Cancer prognosis prediction is valuable for patients and clinicians because it allows them to appropriately manage care. A promising direction for improving the performance and interpretation of expression-based predictive models involves the aggregation of gene-level data into biological pathways. While many studies have used pathway-level predictors for cancer survival analysis, a comprehensive comparison of pathway-level and gene-level prognostic models has not been performed. To address this gap, we characterized the performance of penalized Cox proportional hazard models built using either pathway- or gene-level predictors for the cancers profiled in The Cancer Genome Atlas (TCGA) and pathways from the Molecular Signatures Database (MSigDB). When analyzing TCGA data, we found that pathway-level models are more parsimonious, more robust, more computationally efficient and easier to interpret than gene-level models with similar predictive performance. For example, both pathway-level and gene-level models have an average Cox concordance index of ~ 0.85 for the TCGA glioma cohort, however, the gene-level model has twice as many predictors on average, the predictor composition is less stable across cross-validation folds and estimation takes 40 times as long as compared to the pathway-level model.

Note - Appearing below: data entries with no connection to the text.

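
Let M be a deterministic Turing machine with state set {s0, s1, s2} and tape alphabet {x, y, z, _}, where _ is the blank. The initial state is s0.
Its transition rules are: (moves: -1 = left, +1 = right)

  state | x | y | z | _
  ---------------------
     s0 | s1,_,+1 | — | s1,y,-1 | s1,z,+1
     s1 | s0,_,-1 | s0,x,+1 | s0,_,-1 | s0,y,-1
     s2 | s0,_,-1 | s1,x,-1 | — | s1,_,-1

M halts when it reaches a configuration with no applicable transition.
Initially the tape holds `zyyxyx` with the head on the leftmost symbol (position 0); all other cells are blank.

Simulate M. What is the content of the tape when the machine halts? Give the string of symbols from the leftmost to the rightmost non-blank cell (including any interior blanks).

zxyyyxyx

state=s0 head=0 tape=__[z]yyxyx   (s0,z)→(s1,y,-1)
state=s1 head=-1 tape=_[_]yyyxyx   (s1,_)→(s0,y,-1)
state=s0 head=-2 tape=[_]yyyyxyx   (s0,_)→(s1,z,+1)
state=s1 head=-1 tape=z[y]yyyxyx   (s1,y)→(s0,x,+1)
state=s0 head=0 tape=zx[y]yyxyx
The non-blank tape span at halt is zxyyyxyx.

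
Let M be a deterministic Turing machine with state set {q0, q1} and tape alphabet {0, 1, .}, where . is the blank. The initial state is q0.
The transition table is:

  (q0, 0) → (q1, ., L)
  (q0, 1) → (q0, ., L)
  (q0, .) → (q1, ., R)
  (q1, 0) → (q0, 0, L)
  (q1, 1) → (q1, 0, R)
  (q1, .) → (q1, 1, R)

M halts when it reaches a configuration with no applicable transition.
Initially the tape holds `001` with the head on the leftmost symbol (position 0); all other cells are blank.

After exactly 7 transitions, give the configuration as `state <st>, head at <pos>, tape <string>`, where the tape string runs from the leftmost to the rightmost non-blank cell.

state=q0 head=0 tape=..[0]01   (q0,0)→(q1,.,L)
state=q1 head=-1 tape=.[.].01   (q1,.)→(q1,1,R)
state=q1 head=0 tape=.1[.]01   (q1,.)→(q1,1,R)
state=q1 head=1 tape=.11[0]1   (q1,0)→(q0,0,L)
state=q0 head=0 tape=.1[1]01   (q0,1)→(q0,.,L)
state=q0 head=-1 tape=.[1].01   (q0,1)→(q0,.,L)
state=q0 head=-2 tape=[.]..01   (q0,.)→(q1,.,R)
state=q1 head=-1 tape=.[.].01
After 7 steps: state q1, head at -1, tape 01.

state q1, head at -1, tape 01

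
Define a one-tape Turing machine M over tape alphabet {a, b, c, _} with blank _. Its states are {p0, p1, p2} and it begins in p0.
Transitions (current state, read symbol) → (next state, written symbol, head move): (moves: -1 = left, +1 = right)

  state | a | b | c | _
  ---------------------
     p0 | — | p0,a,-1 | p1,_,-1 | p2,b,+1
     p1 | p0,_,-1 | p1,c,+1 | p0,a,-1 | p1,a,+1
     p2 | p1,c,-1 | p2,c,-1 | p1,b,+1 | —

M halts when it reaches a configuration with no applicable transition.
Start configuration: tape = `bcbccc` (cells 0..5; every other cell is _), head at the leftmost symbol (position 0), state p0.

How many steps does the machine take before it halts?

9

state=p0 head=0 tape=__[b]cbccc   (p0,b)→(p0,a,-1)
state=p0 head=-1 tape=_[_]acbccc   (p0,_)→(p2,b,+1)
state=p2 head=0 tape=_b[a]cbccc   (p2,a)→(p1,c,-1)
state=p1 head=-1 tape=_[b]ccbccc   (p1,b)→(p1,c,+1)
state=p1 head=0 tape=_c[c]cbccc   (p1,c)→(p0,a,-1)
state=p0 head=-1 tape=_[c]acbccc   (p0,c)→(p1,_,-1)
state=p1 head=-2 tape=[_]_acbccc   (p1,_)→(p1,a,+1)
state=p1 head=-1 tape=a[_]acbccc   (p1,_)→(p1,a,+1)
state=p1 head=0 tape=aa[a]cbccc   (p1,a)→(p0,_,-1)
state=p0 head=-1 tape=a[a]_cbccc
M halts after 9 transitions.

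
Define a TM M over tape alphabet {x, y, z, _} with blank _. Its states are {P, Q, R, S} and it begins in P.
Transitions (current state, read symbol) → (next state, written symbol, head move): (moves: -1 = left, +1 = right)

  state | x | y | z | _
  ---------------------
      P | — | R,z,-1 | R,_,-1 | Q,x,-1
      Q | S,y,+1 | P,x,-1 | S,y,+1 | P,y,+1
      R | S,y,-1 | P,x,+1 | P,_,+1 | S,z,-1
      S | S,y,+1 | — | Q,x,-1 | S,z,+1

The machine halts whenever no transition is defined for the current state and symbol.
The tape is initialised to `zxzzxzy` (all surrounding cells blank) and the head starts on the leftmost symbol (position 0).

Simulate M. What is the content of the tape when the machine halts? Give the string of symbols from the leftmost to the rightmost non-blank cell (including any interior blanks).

P | __[z]xzzxzy   read z → write _, move -1, go to R
R | _[_]_xzzxzy   read _ → write z, move -1, go to S
S | [_]z_xzzxzy   read _ → write z, move +1, go to S
S | z[z]_xzzxzy   read z → write x, move -1, go to Q
Q | [z]x_xzzxzy   read z → write y, move +1, go to S
S | y[x]_xzzxzy   read x → write y, move +1, go to S
S | yy[_]xzzxzy   read _ → write z, move +1, go to S
S | yyz[x]zzxzy   read x → write y, move +1, go to S
S | yyzy[z]zxzy   read z → write x, move -1, go to Q
Q | yyz[y]xzxzy   read y → write x, move -1, go to P
P | yy[z]xxzxzy   read z → write _, move -1, go to R
R | y[y]_xxzxzy   read y → write x, move +1, go to P
P | yx[_]xxzxzy   read _ → write x, move -1, go to Q
Q | y[x]xxxzxzy   read x → write y, move +1, go to S
S | yy[x]xxzxzy   read x → write y, move +1, go to S
S | yyy[x]xzxzy   read x → write y, move +1, go to S
S | yyyy[x]zxzy   read x → write y, move +1, go to S
S | yyyyy[z]xzy   read z → write x, move -1, go to Q
Q | yyyy[y]xxzy   read y → write x, move -1, go to P
P | yyy[y]xxxzy   read y → write z, move -1, go to R
R | yy[y]zxxxzy   read y → write x, move +1, go to P
P | yyx[z]xxxzy   read z → write _, move -1, go to R
R | yy[x]_xxxzy   read x → write y, move -1, go to S
S | y[y]y_xxxzy
The non-blank tape span at halt is yyy_xxxzy.

yyy_xxxzy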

When the complex correlation structure of the data is broken by permutation, the pathway-level model has greater predictive performance while still retaining superior interpretative power, robustness, parsimony and computational efficiency relative to the gene-level models. For example, the average concordance index of the pathway-level model increases to 0.88 while the gene-level model falls to 0.56 for the TCGA glioma cohort using survival times simulated from uncorrelated gene expression data. The results of this study show that when the correlations among gene expression values are low, pathway-level analyses can yield better predictive performance, greater interpretative power, more robust models and less computational cost relative to a gene-level model. When correlations among genes are high, a pathway-level analysis provides equivalent predictive power compared to a gene-level analysis while retaining the advantages of interpretability, robustness and computational efficiency.